I'm a bit uneasy with the way = and == are used in the example.
Specially to the C-trained eye, it will look like "= is used for declarations and == is used for comparisons", which is incorrect in Ocaml.
# 3.0 == 3.0 ;; - : bool = false
# let rec inf_list = 1 :: inf_list in inf_list = inf_list ;;
Infinite loop, oops again!
The example given will run fine (Ocaml silently converts physical equality to structural equality for non-structured values like ints), but in some more complex cases it will bite to mistake one for another.
And worse, the type system won't help to spot those mistakes. So I think the distinction should be made clear from the beginning.

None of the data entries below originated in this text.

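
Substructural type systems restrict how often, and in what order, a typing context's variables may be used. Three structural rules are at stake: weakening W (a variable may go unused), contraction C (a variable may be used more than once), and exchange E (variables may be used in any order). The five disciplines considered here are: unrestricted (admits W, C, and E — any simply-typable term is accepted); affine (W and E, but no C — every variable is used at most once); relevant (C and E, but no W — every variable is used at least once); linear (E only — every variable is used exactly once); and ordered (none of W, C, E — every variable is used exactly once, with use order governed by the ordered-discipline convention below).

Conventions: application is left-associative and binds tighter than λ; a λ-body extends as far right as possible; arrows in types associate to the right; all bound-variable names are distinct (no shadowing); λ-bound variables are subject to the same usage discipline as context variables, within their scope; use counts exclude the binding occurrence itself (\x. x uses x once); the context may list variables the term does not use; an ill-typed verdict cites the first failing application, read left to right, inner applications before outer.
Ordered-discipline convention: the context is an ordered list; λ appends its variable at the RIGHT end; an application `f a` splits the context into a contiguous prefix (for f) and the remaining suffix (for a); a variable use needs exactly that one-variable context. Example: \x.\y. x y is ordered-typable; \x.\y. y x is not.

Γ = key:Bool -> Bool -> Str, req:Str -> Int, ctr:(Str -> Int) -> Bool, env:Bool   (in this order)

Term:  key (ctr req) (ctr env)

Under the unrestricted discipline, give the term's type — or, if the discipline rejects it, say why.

not well-typed under unrestricted — a type mismatch blocks all five
usage: key: 1×; req: 1×; ctr: 2×; env: 1×
left-to-right use order: key, ctr, req, ctr, env
typing: ill-typed: an argument Bool mismatches the expected Str -> Int
summary: ordered ✗; linear ✗; affine ✗; relevant ✗; unrestricted ✗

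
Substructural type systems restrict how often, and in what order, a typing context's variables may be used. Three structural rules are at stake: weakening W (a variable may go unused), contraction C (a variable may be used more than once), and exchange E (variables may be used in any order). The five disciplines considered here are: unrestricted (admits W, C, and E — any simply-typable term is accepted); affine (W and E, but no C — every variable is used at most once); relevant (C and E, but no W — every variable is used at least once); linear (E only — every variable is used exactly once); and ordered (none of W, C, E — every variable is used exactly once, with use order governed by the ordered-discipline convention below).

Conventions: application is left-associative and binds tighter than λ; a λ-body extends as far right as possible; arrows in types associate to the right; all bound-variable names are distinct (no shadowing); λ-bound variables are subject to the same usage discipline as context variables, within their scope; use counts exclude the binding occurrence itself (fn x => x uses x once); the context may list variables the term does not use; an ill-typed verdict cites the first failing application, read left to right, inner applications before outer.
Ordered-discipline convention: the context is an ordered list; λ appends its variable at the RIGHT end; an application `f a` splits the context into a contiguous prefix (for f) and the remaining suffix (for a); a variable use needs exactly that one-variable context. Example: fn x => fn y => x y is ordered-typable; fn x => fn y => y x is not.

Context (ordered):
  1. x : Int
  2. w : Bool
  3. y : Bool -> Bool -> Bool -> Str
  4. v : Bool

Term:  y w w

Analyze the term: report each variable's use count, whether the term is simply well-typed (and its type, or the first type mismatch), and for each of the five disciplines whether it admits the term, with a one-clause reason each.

usage: x ×0, w ×2, y ×1, v ×0
use order (left to right): y, w, w
typing: well-typed at Bool -> Str
ordered: ✗ — needs contraction — w ×2; needs weakening: x, v unused
linear: ✗ — needs contraction — w ×2; needs weakening: x, v unused
affine: ✗ — needs contraction — w ×2
relevant: ✗ — needs weakening: x, v unused
unrestricted: ✓ — typability at Bool -> Str is all that's needed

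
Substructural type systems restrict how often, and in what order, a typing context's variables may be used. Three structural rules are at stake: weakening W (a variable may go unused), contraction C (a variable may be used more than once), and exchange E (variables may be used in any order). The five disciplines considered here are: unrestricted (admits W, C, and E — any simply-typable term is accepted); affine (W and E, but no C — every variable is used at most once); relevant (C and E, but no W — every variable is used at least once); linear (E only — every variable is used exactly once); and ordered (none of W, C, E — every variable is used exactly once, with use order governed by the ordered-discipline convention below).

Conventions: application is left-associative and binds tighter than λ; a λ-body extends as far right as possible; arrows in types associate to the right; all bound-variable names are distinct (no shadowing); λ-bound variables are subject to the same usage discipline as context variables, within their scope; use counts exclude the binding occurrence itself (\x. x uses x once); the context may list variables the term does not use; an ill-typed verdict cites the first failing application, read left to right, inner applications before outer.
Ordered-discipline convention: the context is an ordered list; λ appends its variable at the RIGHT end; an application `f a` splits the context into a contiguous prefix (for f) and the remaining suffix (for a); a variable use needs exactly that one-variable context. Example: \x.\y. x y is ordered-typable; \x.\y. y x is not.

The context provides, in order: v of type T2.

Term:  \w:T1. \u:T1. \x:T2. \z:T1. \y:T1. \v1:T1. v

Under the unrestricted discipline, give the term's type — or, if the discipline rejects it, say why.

term : T1 -> T1 -> T2 -> T1 -> T1 -> T1 -> T2
use counts: v=1; w [bound]=0; u [bound]=0; x [bound]=0; z [bound]=0; y [bound]=0; v1 [bound]=0
uses in reading order: v
typing: well-typed at T1 -> T1 -> T2 -> T1 -> T1 -> T1 -> T2
per-discipline verdicts: ordered ✗ · linear ✗ · affine ✓ · relevant ✗ · unrestricted ✓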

(I took the "structured value" wording from the ORA book, but I tend to use the boxed/unboxed wording myself)
I replaced the "==" by "=". Any objection? Martin
There's some changes going on with the description of ;. ; is not a function, it doesn't have a type, certainly not unit -> 'b -> 'b. It's a language construct. The parser is even a bit picky about when ;-expressions are allowed and when they're not. (ex. IF seq_expr THEN expr ELSE expr -> allowed between IF/THEN, but not between THEN/ELSE) The specific rules get complicated, but the comparison with C's comma operator makes great sense. Maybe it's best to just describe as the sequencing operator: for a : unit, a ; b does a (for its side effect) and then returns the result of b. Maybe we can keep the 1 + (print_endline "foo"; 2) example, as the other examples start pretty complicated.